The half dark half bright stimulus H&W used, if deconstructed into it Gabor funcion components has all wavelengths present - just like a step function has all Fourier components. Thus no matter what wavelength a cell monitored by H&W was tuned to (as párt of an analytic net), making the Fourier like Gabor transform, it responed.
SUMMARY: V1 is immediately making a transform of the 2D image (neural activity pattern) into an entirely different informational form - sort of the Fourier transform (gabor actual) space. This has one obvious advantage compared to staying in the 2D image form. The transform is NOT changed by shift of the physical location of the neural activity.

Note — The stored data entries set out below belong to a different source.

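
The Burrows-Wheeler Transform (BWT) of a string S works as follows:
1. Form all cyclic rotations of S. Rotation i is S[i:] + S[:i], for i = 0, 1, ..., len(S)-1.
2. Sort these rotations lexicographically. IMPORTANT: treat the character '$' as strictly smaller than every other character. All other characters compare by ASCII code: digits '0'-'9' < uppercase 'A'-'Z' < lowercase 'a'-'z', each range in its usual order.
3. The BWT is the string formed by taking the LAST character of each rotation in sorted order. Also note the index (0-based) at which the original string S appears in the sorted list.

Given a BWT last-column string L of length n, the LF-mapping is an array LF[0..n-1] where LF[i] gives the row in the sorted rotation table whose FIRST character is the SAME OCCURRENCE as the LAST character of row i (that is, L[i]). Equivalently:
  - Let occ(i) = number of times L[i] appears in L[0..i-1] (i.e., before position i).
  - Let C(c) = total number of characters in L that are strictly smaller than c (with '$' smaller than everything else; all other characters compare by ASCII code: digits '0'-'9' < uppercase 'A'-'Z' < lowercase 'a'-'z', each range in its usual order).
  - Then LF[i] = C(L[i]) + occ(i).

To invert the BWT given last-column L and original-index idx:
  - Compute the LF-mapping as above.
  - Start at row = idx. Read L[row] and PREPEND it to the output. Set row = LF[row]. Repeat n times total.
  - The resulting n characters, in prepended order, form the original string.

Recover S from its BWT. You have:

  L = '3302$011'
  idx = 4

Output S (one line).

Answer: 1300213$

Derivation:
LF mapping: 6 7 1 5 0 2 3 4
Walk LF starting at row 4, prepending L[row]:
  step 1: row=4, L[4]='$', prepend. Next row=LF[4]=0
  step 2: row=0, L[0]='3', prepend. Next row=LF[0]=6
  step 3: row=6, L[6]='1', prepend. Next row=LF[6]=3
  step 4: row=3, L[3]='2', prepend. Next row=LF[3]=5
  step 5: row=5, L[5]='0', prepend. Next row=LF[5]=2
  step 6: row=2, L[2]='0', prepend. Next row=LF[2]=1
  step 7: row=1, L[1]='3', prepend. Next row=LF[1]=7
  step 8: row=7, L[7]='1', prepend. Next row=LF[7]=4
Reversed output: 1300213$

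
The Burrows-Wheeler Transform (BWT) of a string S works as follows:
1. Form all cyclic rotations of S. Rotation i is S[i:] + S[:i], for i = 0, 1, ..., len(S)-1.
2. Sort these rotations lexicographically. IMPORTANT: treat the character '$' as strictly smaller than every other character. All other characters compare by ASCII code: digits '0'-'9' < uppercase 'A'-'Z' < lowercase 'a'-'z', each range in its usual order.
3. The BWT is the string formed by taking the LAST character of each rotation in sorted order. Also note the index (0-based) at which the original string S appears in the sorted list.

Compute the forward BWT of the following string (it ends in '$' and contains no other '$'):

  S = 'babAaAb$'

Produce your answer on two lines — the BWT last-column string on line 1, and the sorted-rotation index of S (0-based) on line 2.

Answer: bbaAbAa$
7

Derivation:
All 8 rotations (rotation i = S[i:]+S[:i]):
  rot[0] = babAaAb$
  rot[1] = abAaAb$b
  rot[2] = bAaAb$ba
  rot[3] = AaAb$bab
  rot[4] = aAb$babA
  rot[5] = Ab$babAa
  rot[6] = b$babAaA
  rot[7] = $babAaAb
Sorted (with $ < everything):
  sorted[0] = $babAaAb  (last char: 'b')
  sorted[1] = AaAb$bab  (last char: 'b')
  sorted[2] = Ab$babAa  (last char: 'a')
  sorted[3] = aAb$babA  (last char: 'A')
  sorted[4] = abAaAb$b  (last char: 'b')
  sorted[5] = b$babAaA  (last char: 'A')
  sorted[6] = bAaAb$ba  (last char: 'a')
  sorted[7] = babAaAb$  (last char: '$')
Last column: bbaAbAa$
Original string S is at sorted index 7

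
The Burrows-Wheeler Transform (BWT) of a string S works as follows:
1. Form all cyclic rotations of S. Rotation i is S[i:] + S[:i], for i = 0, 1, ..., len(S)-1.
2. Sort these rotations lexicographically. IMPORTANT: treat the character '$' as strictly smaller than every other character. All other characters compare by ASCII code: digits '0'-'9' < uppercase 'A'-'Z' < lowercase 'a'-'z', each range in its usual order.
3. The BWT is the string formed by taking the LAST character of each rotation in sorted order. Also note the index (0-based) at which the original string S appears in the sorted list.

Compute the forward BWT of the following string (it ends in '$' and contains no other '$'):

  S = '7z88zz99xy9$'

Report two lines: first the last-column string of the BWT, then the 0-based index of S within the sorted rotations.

Answer: 9$z8yz99x7z8
1

Derivation:
All 12 rotations (rotation i = S[i:]+S[:i]):
  rot[0] = 7z88zz99xy9$
  rot[1] = z88zz99xy9$7
  rot[2] = 88zz99xy9$7z
  rot[3] = 8zz99xy9$7z8
  rot[4] = zz99xy9$7z88
  rot[5] = z99xy9$7z88z
  rot[6] = 99xy9$7z88zz
  rot[7] = 9xy9$7z88zz9
  rot[8] = xy9$7z88zz99
  rot[9] = y9$7z88zz99x
  rot[10] = 9$7z88zz99xy
  rot[11] = $7z88zz99xy9
Sorted (with $ < everything):
  sorted[0] = $7z88zz99xy9  (last char: '9')
  sorted[1] = 7z88zz99xy9$  (last char: '$')
  sorted[2] = 88zz99xy9$7z  (last char: 'z')
  sorted[3] = 8zz99xy9$7z8  (last char: '8')
  sorted[4] = 9$7z88zz99xy  (last char: 'y')
  sorted[5] = 99xy9$7z88zz  (last char: 'z')
  sorted[6] = 9xy9$7z88zz9  (last char: '9')
  sorted[7] = xy9$7z88zz99  (last char: '9')
  sorted[8] = y9$7z88zz99x  (last char: 'x')
  sorted[9] = z88zz99xy9$7  (last char: '7')
  sorted[10] = z99xy9$7z88z  (last char: 'z')
  sorted[11] = zz99xy9$7z88  (last char: '8')
Last column: 9$z8yz99x7z8
Original string S is at sorted index 1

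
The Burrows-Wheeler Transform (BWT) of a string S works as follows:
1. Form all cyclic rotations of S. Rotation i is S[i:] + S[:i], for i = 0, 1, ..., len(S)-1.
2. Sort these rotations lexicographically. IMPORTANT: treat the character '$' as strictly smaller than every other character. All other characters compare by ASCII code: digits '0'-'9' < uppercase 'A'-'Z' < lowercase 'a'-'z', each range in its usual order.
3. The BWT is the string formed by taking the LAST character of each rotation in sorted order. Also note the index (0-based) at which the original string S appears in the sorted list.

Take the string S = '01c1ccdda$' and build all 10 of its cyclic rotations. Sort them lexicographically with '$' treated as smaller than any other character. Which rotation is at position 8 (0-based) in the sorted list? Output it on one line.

All 10 rotations (rotation i = S[i:]+S[:i]):
  rot[0] = 01c1ccdda$
  rot[1] = 1c1ccdda$0
  rot[2] = c1ccdda$01
  rot[3] = 1ccdda$01c
  rot[4] = ccdda$01c1
  rot[5] = cdda$01c1c
  rot[6] = dda$01c1cc
  rot[7] = da$01c1ccd
  rot[8] = a$01c1ccdd
  rot[9] = $01c1ccdda
Sorted (with $ < everything):
  sorted[0] = $01c1ccdda
  sorted[1] = 01c1ccdda$
  sorted[2] = 1c1ccdda$0
  sorted[3] = 1ccdda$01c
  sorted[4] = a$01c1ccdd
  sorted[5] = c1ccdda$01
  sorted[6] = ccdda$01c1
  sorted[7] = cdda$01c1c
  sorted[8] = da$01c1ccd
  sorted[9] = dda$01c1cc
sorted[8] = da$01c1ccd

Answer: da$01c1ccd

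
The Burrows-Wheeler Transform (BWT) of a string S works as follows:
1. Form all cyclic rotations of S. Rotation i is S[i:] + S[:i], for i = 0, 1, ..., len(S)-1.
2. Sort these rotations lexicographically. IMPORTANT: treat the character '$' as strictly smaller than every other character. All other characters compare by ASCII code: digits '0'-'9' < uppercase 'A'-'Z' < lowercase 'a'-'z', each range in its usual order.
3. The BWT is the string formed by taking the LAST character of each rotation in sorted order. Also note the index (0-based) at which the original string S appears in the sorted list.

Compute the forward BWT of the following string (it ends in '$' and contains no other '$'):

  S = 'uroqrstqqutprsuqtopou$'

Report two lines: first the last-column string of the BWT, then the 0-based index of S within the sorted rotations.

All 22 rotations (rotation i = S[i:]+S[:i]):
  rot[0] = uroqrstqqutprsuqtopou$
  rot[1] = roqrstqqutprsuqtopou$u
  rot[2] = oqrstqqutprsuqtopou$ur
  rot[3] = qrstqqutprsuqtopou$uro
  rot[4] = rstqqutprsuqtopou$uroq
  rot[5] = stqqutprsuqtopou$uroqr
  rot[6] = tqqutprsuqtopou$uroqrs
  rot[7] = qqutprsuqtopou$uroqrst
  rot[8] = qutprsuqtopou$uroqrstq
  rot[9] = utprsuqtopou$uroqrstqq
  rot[10] = tprsuqtopou$uroqrstqqu
  rot[11] = prsuqtopou$uroqrstqqut
  rot[12] = rsuqtopou$uroqrstqqutp
  rot[13] = suqtopou$uroqrstqqutpr
  rot[14] = uqtopou$uroqrstqqutprs
  rot[15] = qtopou$uroqrstqqutprsu
  rot[16] = topou$uroqrstqqutprsuq
  rot[17] = opou$uroqrstqqutprsuqt
  rot[18] = pou$uroqrstqqutprsuqto
  rot[19] = ou$uroqrstqqutprsuqtop
  rot[20] = u$uroqrstqqutprsuqtopo
  rot[21] = $uroqrstqqutprsuqtopou
Sorted (with $ < everything):
  sorted[0] = $uroqrstqqutprsuqtopou  (last char: 'u')
  sorted[1] = opou$uroqrstqqutprsuqt  (last char: 't')
  sorted[2] = oqrstqqutprsuqtopou$ur  (last char: 'r')
  sorted[3] = ou$uroqrstqqutprsuqtop  (last char: 'p')
  sorted[4] = pou$uroqrstqqutprsuqto  (last char: 'o')
  sorted[5] = prsuqtopou$uroqrstqqut  (last char: 't')
  sorted[6] = qqutprsuqtopou$uroqrst  (last char: 't')
  sorted[7] = qrstqqutprsuqtopou$uro  (last char: 'o')
  sorted[8] = qtopou$uroqrstqqutprsu  (last char: 'u')
  sorted[9] = qutprsuqtopou$uroqrstq  (last char: 'q')
  sorted[10] = roqrstqqutprsuqtopou$u  (last char: 'u')
  sorted[11] = rstqqutprsuqtopou$uroq  (last char: 'q')
  sorted[12] = rsuqtopou$uroqrstqqutp  (last char: 'p')
  sorted[13] = stqqutprsuqtopou$uroqr  (last char: 'r')
  sorted[14] = suqtopou$uroqrstqqutpr  (last char: 'r')
  sorted[15] = topou$uroqrstqqutprsuq  (last char: 'q')
  sorted[16] = tprsuqtopou$uroqrstqqu  (last char: 'u')
  sorted[17] = tqqutprsuqtopou$uroqrs  (last char: 's')
  sorted[18] = u$uroqrstqqutprsuqtopo  (last char: 'o')
  sorted[19] = uqtopou$uroqrstqqutprs  (last char: 's')
  sorted[20] = uroqrstqqutprsuqtopou$  (last char: '$')
  sorted[21] = utprsuqtopou$uroqrstqq  (last char: 'q')
Last column: utrpottouquqprrqusos$q
Original string S is at sorted index 20

Answer: utrpottouquqprrqusos$q
20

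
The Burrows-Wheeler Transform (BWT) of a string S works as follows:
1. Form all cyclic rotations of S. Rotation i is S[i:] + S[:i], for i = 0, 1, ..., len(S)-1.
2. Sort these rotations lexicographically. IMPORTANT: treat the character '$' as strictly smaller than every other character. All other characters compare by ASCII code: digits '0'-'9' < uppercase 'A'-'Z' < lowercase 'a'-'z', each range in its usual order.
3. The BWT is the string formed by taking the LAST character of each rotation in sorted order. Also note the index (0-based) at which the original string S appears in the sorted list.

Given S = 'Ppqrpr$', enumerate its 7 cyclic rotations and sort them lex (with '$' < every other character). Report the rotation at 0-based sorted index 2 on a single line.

All 7 rotations (rotation i = S[i:]+S[:i]):
  rot[0] = Ppqrpr$
  rot[1] = pqrpr$P
  rot[2] = qrpr$Pp
  rot[3] = rpr$Ppq
  rot[4] = pr$Ppqr
  rot[5] = r$Ppqrp
  rot[6] = $Ppqrpr
Sorted (with $ < everything):
  sorted[0] = $Ppqrpr
  sorted[1] = Ppqrpr$
  sorted[2] = pqrpr$P
  sorted[3] = pr$Ppqr
  sorted[4] = qrpr$Pp
  sorted[5] = r$Ppqrp
  sorted[6] = rpr$Ppq
sorted[2] = pqrpr$P

Answer: pqrpr$P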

That makes recognizing what it is a much easier problem. For example in no way do you see the PlayBoy center fold girl. You "see" her image´s mathematical transform into a function space. Note that if you are told all the Fourier componets of an electrical signal, you know its shape, but not when it occured. Likewise what ultimate is processed more (mainly in the temporal lobes) for identification is, for example recognized as a book, regalrless of where the book is. There are no "retintopic images" in the temporal lobes of that book - only the transformed information in terms of transform components in the Gabor function of the book is identified as a book.